When creating the sample, a user can set the sampling method: random, random uniform, stratified, sequence, biased sampling.
Ports
Input
- Input data source (data table).
Output
- Output data set (data table).
Wizard
- Login status: it enables to use the input data when the status is active. For example, the data from the input data set is required in "Biased sampling".
- Total records: the records count of the input data source table.
- Area of the output table row count configuration. The output table size is customized. The switch button provides a choice whether to set the row count or to set it as a percentage of the source table size.
- Sampling method
- Random: the records are randomly selected from the source data set, and then they are placed into the resulting sample.
- Random uniform: all records of the source data set are divided into groups, and then they are randomly selected from each group and placed into the resulting sample. The group dimension is set in the method parameters.
- Stratified: all records of the source data set are divided into uniform groups (strata), and then they are randomly selected from each group and placed into the resulting sample. The strata defining fields are set in the method parameters by means of checkboxes.
- Sequence: the sample selection source will be specified in the method parameters. It will be defined whether it was taken from the source table beginning or end. Sequence of the sample rows will be the same as in the source table.

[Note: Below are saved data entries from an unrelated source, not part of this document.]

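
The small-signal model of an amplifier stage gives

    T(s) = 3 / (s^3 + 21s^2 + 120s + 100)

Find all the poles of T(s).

The poles are the roots of the denominator s^3 + 21s^2 + 120s + 100 = 0.
Trying s = -10: the polynomial evaluates to 0, so (s + 10) is a factor.
Dividing out leaves s^2 + 11s + 10 = 0.
Factoring the quadratic: (s + 10)(s + 1) = 0.

s = -10, -10, -1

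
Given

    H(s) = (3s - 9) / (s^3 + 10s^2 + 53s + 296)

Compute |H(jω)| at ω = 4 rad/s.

|H(j4)| ≈ 0.07463

Substitute s = j4: numerator = -9 + j12, denominator = 136 + j148.
|H(j4)| = |-9 + j12| / |136 + j148| = 15 / 201.00 ≈ 0.07463.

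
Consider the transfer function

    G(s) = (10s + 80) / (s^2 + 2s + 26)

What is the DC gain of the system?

G(0) = 40/13 ≈ 3.077

Set s = 0: G(0) = (80) / (26) = 40/13.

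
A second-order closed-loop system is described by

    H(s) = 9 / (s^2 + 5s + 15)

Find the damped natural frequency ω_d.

Comparing s^2 + 5s + 15 to s^2 + 2ζωₙs + ωₙ²: ωₙ = √15 ≈ 3.873 rad/s and ζ = 5/(2·√15) ≈ 0.6455.
ζωₙ = 5/2 = 2.5, so ω_d = ωₙ√(1−ζ²) = √(ωₙ² − (ζωₙ)²) = √(15 − 2.5²) = √8.75 ≈ 2.958 rad/s.

ω_d ≈ 2.958 rad/s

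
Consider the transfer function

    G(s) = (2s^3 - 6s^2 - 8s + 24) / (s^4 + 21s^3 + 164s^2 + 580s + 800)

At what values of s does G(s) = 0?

Set the numerator to zero: 2s^3 - 6s^2 - 8s + 24 = 0, i.e. 2·(s^3 - 3s^2 - 4s + 12) = 0.
Factoring: (s - 3)(s - 2)(s + 2) = 0.

s = 3, 2, -2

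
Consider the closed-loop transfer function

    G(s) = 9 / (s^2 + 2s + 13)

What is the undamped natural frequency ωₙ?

Compare the denominator to the standard form s^2 + 2ζωₙs + ωₙ².
ωₙ² = 13, so ωₙ = √13 ≈ 3.606 rad/s.

ωₙ ≈ 3.606 rad/s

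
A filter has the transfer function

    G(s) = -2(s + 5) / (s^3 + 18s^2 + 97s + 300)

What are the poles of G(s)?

The poles are the roots of the denominator s^3 + 18s^2 + 97s + 300 = 0.
Trying s = -12: the polynomial evaluates to 0, so (s + 12) is a factor.
Dividing out leaves s^2 + 6s + 25 = 0.
The quadratic formula then gives s = -3 ± 4j.

s = -3 + 4j, -3 - 4j, -12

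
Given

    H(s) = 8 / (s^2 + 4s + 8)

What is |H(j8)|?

|H(j8)| ≈ 0.1240

Substitute s = j8: numerator = 8, denominator = -56 + j32.
|H(j8)| = |8| / |-56 + j32| = 8 / 64.498 ≈ 0.1240.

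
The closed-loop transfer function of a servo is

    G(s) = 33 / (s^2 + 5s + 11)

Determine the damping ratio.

Compare the denominator to the standard form s^2 + 2ζωₙs + ωₙ².
ωₙ² = 11, so ωₙ = √11 ≈ 3.317 rad/s.
2ζωₙ = 5, so ζ = 5/(2·√11) ≈ 0.7538.

ζ ≈ 0.7538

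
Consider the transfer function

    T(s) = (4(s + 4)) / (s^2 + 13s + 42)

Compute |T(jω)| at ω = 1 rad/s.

Substitute s = j1: numerator = 16 + j4, denominator = 41 + j13.
|T(j1)| = |16 + j4| / |41 + j13| = 16.492 / 43.012 ≈ 0.3834.

|T(j1)| ≈ 0.3834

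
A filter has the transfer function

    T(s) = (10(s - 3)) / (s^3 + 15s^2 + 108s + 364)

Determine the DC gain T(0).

Set s = 0: T(0) = (-30) / (364) = -15/182.

T(0) = -15/182 ≈ -0.08242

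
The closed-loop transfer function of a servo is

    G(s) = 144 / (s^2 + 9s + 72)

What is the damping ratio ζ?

Compare the denominator to the standard form s^2 + 2ζωₙs + ωₙ².
ωₙ² = 72, so ωₙ = √72 ≈ 8.485 rad/s.
2ζωₙ = 9, so ζ = 9/(2·√72) ≈ 0.5303.
With ζ = 0.5303 the response is underdamped.

ζ ≈ 0.5303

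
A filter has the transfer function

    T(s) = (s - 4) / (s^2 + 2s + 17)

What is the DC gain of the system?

T(0) = -4/17 ≈ -0.2353

At s = 0 each factor (s + a) contributes a and each (s^2 + bs + c) contributes c.
T(0) = 1·(-4) / ((17)) = -4/17 = -4/17.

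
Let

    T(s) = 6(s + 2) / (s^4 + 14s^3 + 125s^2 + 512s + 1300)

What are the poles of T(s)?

s = -4 + 6j, -4 - 6j, -3 + 4j, -3 - 4j

The poles are the roots of the denominator s^4 + 14s^3 + 125s^2 + 512s + 1300 = 0.
No real roots exist; factor into two real quadratics: (s^2 + 8s + 52)(s^2 + 6s + 25) = 0.
Each quadratic gives a conjugate pair via the quadratic formula.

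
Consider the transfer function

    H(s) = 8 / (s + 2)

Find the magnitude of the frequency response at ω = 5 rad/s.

|H(j5)| ≈ 1.486

Substitute s = j5: numerator = 8, denominator = 2 + j5.
|H(j5)| = |8| / |2 + j5| = 8 / 5.3852 ≈ 1.486.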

- Biased sampling: it is possible to change the number of records with specific unique values in the sample after definition of the sample size. When selecting a method, the field with its parameters is opened. It is required to select the field in it and unique value from this field for which the factor is set. The factor with N value will increase the row count with the relevant unique value by N times in the output data set. N can take any positive values. It is required to take into account that the maximum count of unique values in the field must not exceed ten thousand.